How do you ensure rewards for all matter?

We’ve talked a lot about the rewards customers don’t want – as well as the rewards you don’t want to give customers if long-term, genuine loyalty is your goal. So where on earth do you start when it’s time to stop thinking about the ‘don’ts’ and actually invest in some worthwhile rewards?

In case you hadn’t guessed it already, this is where we come in. At Incentivesmart, we have been steadily growing a reward collection that really offers something for everyone – something that will get your customer’s imaginations going as a result of variety, relevancy, value and meaning. Since your customers represent a diverse range of tastes and interests, our collection has a little of everything, from fashion and food to entertainment, travel, and tech.
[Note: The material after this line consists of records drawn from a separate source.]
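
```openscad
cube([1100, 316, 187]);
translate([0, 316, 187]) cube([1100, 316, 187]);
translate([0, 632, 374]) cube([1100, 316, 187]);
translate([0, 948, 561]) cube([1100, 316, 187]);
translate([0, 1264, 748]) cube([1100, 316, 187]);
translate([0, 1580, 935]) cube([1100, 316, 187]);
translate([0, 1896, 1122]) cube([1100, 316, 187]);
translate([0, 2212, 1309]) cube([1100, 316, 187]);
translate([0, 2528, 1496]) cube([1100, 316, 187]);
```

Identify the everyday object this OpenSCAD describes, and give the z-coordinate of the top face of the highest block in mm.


A staircase. The total rise is 1683 mm.

9 identical blocks, each offset up and back from the previous — a staircase. Each step is 187 mm tall and there are 9 of them, so the total rise is 9 × 187 = 1683 mm.


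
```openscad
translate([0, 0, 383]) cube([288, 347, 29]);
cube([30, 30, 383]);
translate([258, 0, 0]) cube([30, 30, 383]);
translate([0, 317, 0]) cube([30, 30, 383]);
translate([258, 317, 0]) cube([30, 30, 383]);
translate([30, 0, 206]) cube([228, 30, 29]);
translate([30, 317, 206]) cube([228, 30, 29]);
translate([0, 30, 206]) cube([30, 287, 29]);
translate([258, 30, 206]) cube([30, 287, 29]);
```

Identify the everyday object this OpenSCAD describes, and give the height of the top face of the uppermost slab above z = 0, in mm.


A stool. The seat height is 412 mm.

A 288×347×29 slab at z = 383 on four corner posts — a stool. The seat top is 383 + 29 = 412 mm.


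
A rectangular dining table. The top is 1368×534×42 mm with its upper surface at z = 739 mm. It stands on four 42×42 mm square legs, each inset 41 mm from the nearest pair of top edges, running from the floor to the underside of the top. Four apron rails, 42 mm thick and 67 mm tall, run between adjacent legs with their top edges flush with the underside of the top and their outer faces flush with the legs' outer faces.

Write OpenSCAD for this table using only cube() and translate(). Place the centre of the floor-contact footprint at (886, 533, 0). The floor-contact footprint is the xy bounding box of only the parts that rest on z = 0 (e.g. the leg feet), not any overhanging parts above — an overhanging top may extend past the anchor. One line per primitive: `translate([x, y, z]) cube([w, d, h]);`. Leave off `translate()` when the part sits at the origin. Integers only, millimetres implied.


translate([202, 266, 697]) cube([1368, 534, 42]);
translate([243, 307, 0]) cube([42, 42, 697]);
translate([1487, 307, 0]) cube([42, 42, 697]);
translate([243, 717, 0]) cube([42, 42, 697]);
translate([1487, 717, 0]) cube([42, 42, 697]);
translate([285, 307, 630]) cube([1202, 42, 67]);
translate([285, 717, 630]) cube([1202, 42, 67]);
translate([243, 349, 630]) cube([42, 368, 67]);
translate([1487, 349, 630]) cube([42, 368, 67]);


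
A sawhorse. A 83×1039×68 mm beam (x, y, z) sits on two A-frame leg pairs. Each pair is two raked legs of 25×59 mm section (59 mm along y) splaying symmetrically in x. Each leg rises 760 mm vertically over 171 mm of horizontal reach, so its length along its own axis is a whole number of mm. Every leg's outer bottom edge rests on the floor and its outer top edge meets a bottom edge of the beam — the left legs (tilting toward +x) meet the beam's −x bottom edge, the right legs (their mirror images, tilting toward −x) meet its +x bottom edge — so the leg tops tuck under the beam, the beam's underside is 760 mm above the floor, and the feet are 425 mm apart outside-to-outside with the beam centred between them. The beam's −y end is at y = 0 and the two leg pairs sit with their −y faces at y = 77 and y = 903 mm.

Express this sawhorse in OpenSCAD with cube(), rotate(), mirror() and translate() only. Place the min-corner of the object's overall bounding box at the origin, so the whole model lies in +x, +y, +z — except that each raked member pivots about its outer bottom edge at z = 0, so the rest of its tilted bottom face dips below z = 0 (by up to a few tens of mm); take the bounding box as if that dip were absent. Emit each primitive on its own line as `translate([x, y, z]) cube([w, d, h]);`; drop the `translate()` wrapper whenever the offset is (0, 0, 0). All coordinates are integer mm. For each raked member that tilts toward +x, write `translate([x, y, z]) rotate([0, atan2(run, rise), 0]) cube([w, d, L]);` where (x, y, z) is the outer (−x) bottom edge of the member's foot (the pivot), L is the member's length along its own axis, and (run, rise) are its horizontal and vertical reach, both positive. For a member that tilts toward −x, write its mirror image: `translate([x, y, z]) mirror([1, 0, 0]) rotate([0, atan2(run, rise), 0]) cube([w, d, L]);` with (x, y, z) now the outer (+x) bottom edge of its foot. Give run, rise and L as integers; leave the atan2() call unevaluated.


translate([171, 0, 760]) cube([83, 1039, 68]);
translate([0, 77, 0]) rotate([0, atan2(171, 760), 0]) cube([25, 59, 779]);
translate([425, 77, 0]) mirror([1, 0, 0]) rotate([0, atan2(171, 760), 0]) cube([25, 59, 779]);
translate([0, 903, 0]) rotate([0, atan2(171, 760), 0]) cube([25, 59, 779]);
translate([425, 903, 0]) mirror([1, 0, 0]) rotate([0, atan2(171, 760), 0]) cube([25, 59, 779]);


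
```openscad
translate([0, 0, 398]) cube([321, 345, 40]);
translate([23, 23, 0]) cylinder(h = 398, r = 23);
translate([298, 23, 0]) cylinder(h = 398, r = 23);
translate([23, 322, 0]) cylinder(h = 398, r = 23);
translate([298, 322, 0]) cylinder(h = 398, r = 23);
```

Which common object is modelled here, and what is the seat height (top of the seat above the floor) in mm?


A stool. The seat height is 438 mm.

A 321×345×40 slab at z = 398 on four corner cylinders — a stool. The seat top is 398 + 40 = 438 mm.


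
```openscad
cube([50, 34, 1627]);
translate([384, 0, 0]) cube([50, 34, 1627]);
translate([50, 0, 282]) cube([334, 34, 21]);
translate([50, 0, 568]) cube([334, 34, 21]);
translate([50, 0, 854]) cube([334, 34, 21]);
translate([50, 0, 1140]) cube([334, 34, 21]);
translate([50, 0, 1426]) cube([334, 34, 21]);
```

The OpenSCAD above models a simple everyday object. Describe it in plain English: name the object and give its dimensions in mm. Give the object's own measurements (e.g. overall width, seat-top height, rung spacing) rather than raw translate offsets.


A straight ladder. Two 50×34 mm vertical rails, 1627 mm tall, stand 434 mm apart (outside-to-outside) with their front faces coplanar on the −y side. 5 rungs, each 34 mm deep and 21 mm tall, span between the inner faces of the rails, front faces flush with the rails. The lowest rung's underside is at z = 282 mm and rungs are spaced 286 mm apart (underside to underside).


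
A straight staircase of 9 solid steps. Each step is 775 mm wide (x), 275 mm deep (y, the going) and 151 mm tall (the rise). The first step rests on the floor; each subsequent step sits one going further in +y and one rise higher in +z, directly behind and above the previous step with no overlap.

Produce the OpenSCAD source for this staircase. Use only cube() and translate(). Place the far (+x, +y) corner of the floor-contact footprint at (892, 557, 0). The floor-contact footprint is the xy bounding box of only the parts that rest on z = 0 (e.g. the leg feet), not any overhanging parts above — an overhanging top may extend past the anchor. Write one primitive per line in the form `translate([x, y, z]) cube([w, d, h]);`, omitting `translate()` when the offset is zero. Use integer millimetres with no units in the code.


translate([117, 282, 0]) cube([775, 275, 151]);
translate([117, 557, 151]) cube([775, 275, 151]);
translate([117, 832, 302]) cube([775, 275, 151]);
translate([117, 1107, 453]) cube([775, 275, 151]);
translate([117, 1382, 604]) cube([775, 275, 151]);
translate([117, 1657, 755]) cube([775, 275, 151]);
translate([117, 1932, 906]) cube([775, 275, 151]);
translate([117, 2207, 1057]) cube([775, 275, 151]);
translate([117, 2482, 1208]) cube([775, 275, 151]);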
Here's what makes our rewards so right for customers:

  • Our rewards aren’t static.
    Nothing stays great and exciting and imaginative forever, and, if you don’t change things up, your most loyal customers will be the first to lose interest, since they’ll eventually redeem everything and run out of enthusiasm for the programme.
  • We emphasise choice.
    Too much choice can make decision-making more complicated, but not enough can make things very boring, very fast.
  • Our rewards are customisable.
    What works for one company won’t be optimal for the next – and that’s why our rewards are customisable. You can pick from a selection that suits you and your customers (and your budget), or feature your own rewards instead.
  • Rewards are offered within clearly defined structure.
    We don’t overcomplicate things. Customers are more likely to lose interest if they’re going in circles through an app or webpage than they are to stick with it.
  • Quality over quantity.
    One of the things that underpins our reward programme’s high success rates is the emphasis we place on quality. We only work with key suppliers, so all the fat is trimmed off before the customer becomes involved.
  • Clarity for you.
    There are pros and cons to any reward you could offer, simply because there is no universally perfect reward out there. Understanding the pros and cons – the sort of scheme your choices will create for customers, is key, and that’s why we’re clear about everything – no sugarcoating.


Creating customer rewards that truly matter to everyone is about understanding your audience and tailoring your approach to meet their needs. It's about recognising the value of your customers and creating a rewards offering that feels genuine, exciting, and inclusive. By offering rewards that align with customer values, preferences and interests, you can create a sense of personalisation and relevance that drives loyalty and engagement, building those all-important long-term #RewardingRelationships.